The Liverpool-based company announced yesterday that the 7.5 tonne tanker, which was converted from a standard truck and can run on hydrogen or diesel fuel, would be put to work by the utility later this month.
It explained that it opted for the 'dual fuel' approach in order to encourage fleet managers to embrace low carbon operations more quickly.
"The water vehicle is an ideal application for hydrogen dual fuel operation," ULEMCo managing director Amanda Lyne said. "It will deliver a one-third reduction in carbon emissions, [which is] so important especially in built-up areas."
Carbon emissions will be further reduced if the vehicle is refuelled at a green hydrogen fuelling station run by ITM Power in Sheffield, the company said. Green hydrogen is produced using renewable energy, whereas other forms of hydrogen are produced using fossil fuels.

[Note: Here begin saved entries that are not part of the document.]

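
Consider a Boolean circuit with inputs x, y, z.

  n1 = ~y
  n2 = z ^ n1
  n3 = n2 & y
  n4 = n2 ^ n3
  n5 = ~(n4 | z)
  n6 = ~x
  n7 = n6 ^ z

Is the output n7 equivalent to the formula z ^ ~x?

n6 = ~x
n7 = n6 ^ z = ~x ^ z
At x=0, y=0, z=1: circuit gives 0, formula gives 0.
At x=0, y=0, z=0: circuit gives 1, formula gives 1.
Agrees on all 8 inputs.

Yes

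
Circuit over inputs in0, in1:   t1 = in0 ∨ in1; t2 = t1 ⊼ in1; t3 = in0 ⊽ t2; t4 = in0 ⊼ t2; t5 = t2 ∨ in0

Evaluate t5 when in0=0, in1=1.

t1 = 0 ∨ 1 = 1
t2 = 1 ⊼ 1 = 0
t5 = 0 ∨ 0 = 0

0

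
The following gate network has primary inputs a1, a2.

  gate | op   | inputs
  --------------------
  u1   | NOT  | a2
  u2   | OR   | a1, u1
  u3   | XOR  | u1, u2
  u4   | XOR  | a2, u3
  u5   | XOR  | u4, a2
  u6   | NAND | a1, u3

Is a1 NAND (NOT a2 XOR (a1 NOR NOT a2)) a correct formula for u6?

u1 = NOT a2
u2 = a1 OR u1 = a1 OR NOT a2
u3 = u1 XOR u2 = NOT a2 XOR (a1 OR NOT a2)
u6 = a1 NAND u3 = a1 NAND (NOT a2 XOR (a1 OR NOT a2))
At a1=1, a2=0: circuit gives 1, formula gives 0.

No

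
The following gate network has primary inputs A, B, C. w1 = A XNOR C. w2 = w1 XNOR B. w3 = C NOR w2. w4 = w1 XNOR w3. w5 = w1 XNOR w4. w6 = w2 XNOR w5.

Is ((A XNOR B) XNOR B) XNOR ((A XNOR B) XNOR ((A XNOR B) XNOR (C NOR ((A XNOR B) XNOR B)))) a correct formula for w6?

No

w1 = A XNOR C
w2 = w1 XNOR B = (A XNOR C) XNOR B
w3 = C NOR w2 = C NOR ((A XNOR C) XNOR B)
w4 = w1 XNOR w3 = (A XNOR C) XNOR (C NOR ((A XNOR C) XNOR B))
w5 = w1 XNOR w4 = (A XNOR C) XNOR ((A XNOR C) XNOR (C NOR ((A XNOR C) XNOR B)))
w6 = w2 XNOR w5 = ((A XNOR C) XNOR B) XNOR ((A XNOR C) XNOR ((A XNOR C) XNOR (C NOR ((A XNOR C) XNOR B))))
At A=0, B=0, C=1: circuit gives 0, formula gives 1.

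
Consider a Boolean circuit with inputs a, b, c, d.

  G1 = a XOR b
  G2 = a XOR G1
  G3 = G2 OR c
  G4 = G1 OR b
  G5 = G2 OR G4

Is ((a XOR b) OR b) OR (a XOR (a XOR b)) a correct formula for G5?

Yes

G1 = a XOR b
G2 = a XOR G1 = a XOR (a XOR b)
G4 = G1 OR b = (a XOR b) OR b
G5 = G2 OR G4 = (a XOR (a XOR b)) OR ((a XOR b) OR b)
At a=0, b=0, c=0, d=0: circuit gives 0, formula gives 0.
At a=0, b=1, c=0, d=0: circuit gives 1, formula gives 1.
Agrees on all 16 inputs.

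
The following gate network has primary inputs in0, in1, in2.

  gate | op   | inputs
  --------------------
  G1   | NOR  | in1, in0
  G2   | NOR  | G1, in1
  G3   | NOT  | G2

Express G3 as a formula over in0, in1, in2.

G1 = in1 NOR in0
G2 = G1 NOR in1 = (in1 NOR in0) NOR in1
G3 = NOT G2 = NOT ((in1 NOR in0) NOR in1)

NOT ((in1 NOR in0) NOR in1)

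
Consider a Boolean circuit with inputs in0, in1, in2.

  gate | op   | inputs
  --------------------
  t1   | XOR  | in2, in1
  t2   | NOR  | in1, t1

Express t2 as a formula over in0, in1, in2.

in1 NOR (in2 XOR in1)

t1 = in2 XOR in1
t2 = in1 NOR t1 = in1 NOR (in2 XOR in1)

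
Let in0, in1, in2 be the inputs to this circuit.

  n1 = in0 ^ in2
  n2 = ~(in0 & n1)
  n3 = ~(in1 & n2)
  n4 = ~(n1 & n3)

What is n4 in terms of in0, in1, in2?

~((in0 ^ in2) & (~(in1 & (~(in0 & (in0 ^ in2))))))

n1 = in0 ^ in2
n2 = ~(in0 & n1) = ~(in0 & (in0 ^ in2))
n3 = ~(in1 & n2) = ~(in1 & (~(in0 & (in0 ^ in2))))
n4 = ~(n1 & n3) = ~((in0 ^ in2) & (~(in1 & (~(in0 & (in0 ^ in2))))))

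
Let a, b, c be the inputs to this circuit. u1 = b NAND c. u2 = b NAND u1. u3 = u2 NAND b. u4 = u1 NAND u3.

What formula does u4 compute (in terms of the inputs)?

u1 = b NAND c
u2 = b NAND u1 = b NAND (b NAND c)
u3 = u2 NAND b = (b NAND (b NAND c)) NAND b
u4 = u1 NAND u3 = (b NAND c) NAND ((b NAND (b NAND c)) NAND b)

(b NAND c) NAND ((b NAND (b NAND c)) NAND b)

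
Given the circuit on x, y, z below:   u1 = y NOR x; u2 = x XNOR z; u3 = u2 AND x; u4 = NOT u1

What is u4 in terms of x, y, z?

NOT (y NOR x)

u1 = y NOR x
u4 = NOT u1 = NOT (y NOR x)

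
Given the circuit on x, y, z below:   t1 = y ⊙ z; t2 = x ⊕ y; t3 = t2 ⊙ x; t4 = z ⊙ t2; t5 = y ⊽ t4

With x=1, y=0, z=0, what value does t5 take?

t2 = 1 ⊕ 0 = 1
t4 = 0 ⊙ 1 = 0
t5 = 0 ⊽ 0 = 1

1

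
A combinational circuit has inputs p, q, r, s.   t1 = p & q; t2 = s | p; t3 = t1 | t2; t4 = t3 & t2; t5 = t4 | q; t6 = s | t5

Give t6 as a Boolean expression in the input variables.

t1 = p & q
t2 = s | p
t3 = t1 | t2 = (p & q) | (s | p)
t4 = t3 & t2 = ((p & q) | (s | p)) & (s | p)
t5 = t4 | q = (((p & q) | (s | p)) & (s | p)) | q
t6 = s | t5 = s | ((((p & q) | (s | p)) & (s | p)) | q)

s | ((((p & q) | (s | p)) & (s | p)) | q)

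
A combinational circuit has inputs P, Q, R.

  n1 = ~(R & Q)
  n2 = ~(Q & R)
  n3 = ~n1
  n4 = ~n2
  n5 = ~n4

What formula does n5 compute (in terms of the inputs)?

~~(~(Q & R))

n2 = ~(Q & R)
n4 = ~n2 = ~(~(Q & R))
n5 = ~n4 = ~~(~(Q & R))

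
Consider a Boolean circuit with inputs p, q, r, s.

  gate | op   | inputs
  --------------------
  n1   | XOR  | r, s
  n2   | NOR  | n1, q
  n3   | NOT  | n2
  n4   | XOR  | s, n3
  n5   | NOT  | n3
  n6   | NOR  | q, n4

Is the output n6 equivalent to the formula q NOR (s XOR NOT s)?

No

n1 = r XOR s
n2 = n1 NOR q = (r XOR s) NOR q
n3 = NOT n2 = NOT ((r XOR s) NOR q)
n4 = s XOR n3 = s XOR NOT ((r XOR s) NOR q)
n6 = q NOR n4 = q NOR (s XOR NOT ((r XOR s) NOR q))
At p=0, q=0, r=0, s=0: circuit gives 1, formula gives 0.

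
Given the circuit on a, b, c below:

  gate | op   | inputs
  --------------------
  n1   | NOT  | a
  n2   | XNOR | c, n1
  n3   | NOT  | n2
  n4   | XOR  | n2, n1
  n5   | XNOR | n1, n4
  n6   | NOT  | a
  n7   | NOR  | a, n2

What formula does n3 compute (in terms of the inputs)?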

Specialist vehicles, such as those deployed by utilities, are good candidates for early adoption of hydrogen fuels, ULEMCo argued, given that they typically operate in restricted areas and do not necessarily require a national network of refuelling stations to be in place.
Yorkshire Water said its new hydrogen-powered water tanker was an important milestone in its broader plans to decarbonise its fleet and reduce its carbon emissions to net zero by the end of the decade.
David Hibbs, transport general manager for Yorkshire Water, said: "We're really looking forward to getting our new hydrogen tanker on the roads - to have the first of its kind in the industry is really exciting and just goes to show that we are committed to reducing our carbon output, willing to invest in innovations and change the way we work in Yorkshire Water to do so."
Hibbs added that the utility was exploring further fleet decarbonisation strategies, including introducing electric vehicles and piloting the use of compressed natural gas and hydrogen-powered vehicles.